Ces tests, donc, ne sont pas fiables, mais les auteurs de la proposition de loi voudraient que le destin des jeunes non accompagnés en dépende. Tout est dit. Cette vision du monde, qui désigne des boucs émissaires de la misère du monde, n'est pas la nôtre. Cette vision du monde, qui ne propose à des femmes et à des hommes brisés rien d'autre que des réponses de comptables, n'est pas la nôtre. Elle met en question avec une certaine inconséquence et avec brutalité nos valeurs de solidarité et d'humanisme, et n'ouvre aucune piste vers la prise en charge de ces situations dramatiques que nous connaissons dans nos départements, dans nos circonscriptions. Ces jeunes garçons et ces jeunes filles qui vous racontent comment ils ou elles ont traversé un continent entier, au péril de leur vie, emportant avec eux, parfois à bout de forces, de jeunes frères et s? urs, n'ont-ils et n'ont-elles rien de mieux à attendre de la représentation nationale que des regards inquisiteurs, prêts à les juger et à les condamner ?

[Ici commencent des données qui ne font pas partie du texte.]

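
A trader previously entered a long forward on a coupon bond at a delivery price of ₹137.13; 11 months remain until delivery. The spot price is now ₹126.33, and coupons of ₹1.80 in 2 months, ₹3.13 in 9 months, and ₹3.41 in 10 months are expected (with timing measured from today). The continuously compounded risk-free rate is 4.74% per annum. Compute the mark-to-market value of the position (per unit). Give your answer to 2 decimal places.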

La politique d'asile et d'immigration de notre pays n'a pas, à l'évidence, la clarté et l'ambition qu'elle mérite. Elle ne sortirait pas grandie ou mieux éclairée si nous adoptions le texte soumis aujourd'hui à notre examen. Pour les départements, c'est une charge financière lourde, mais c'est surtout une charge humaine et émotionnelle plus importante encore. L'accueil et le soin sont une responsabilité que certains élus départementaux sont d'ailleurs fiers d'assumer. C'est le cas chez moi, en Ardèche, et ce malgré les nombreuses difficultés que vous avez évoquées, monsieur le secrétaire d'État.

Nous devons travailler ensemble sur ce sujet difficile, sans caricature, sans préjugés et sans excès. Avec l'État, nous devons trouver les moyens d'une politique plus juste et plus européenne. Vous l'avez compris, le groupe Socialistes et apparentés votera avec force contre cette proposition de loi.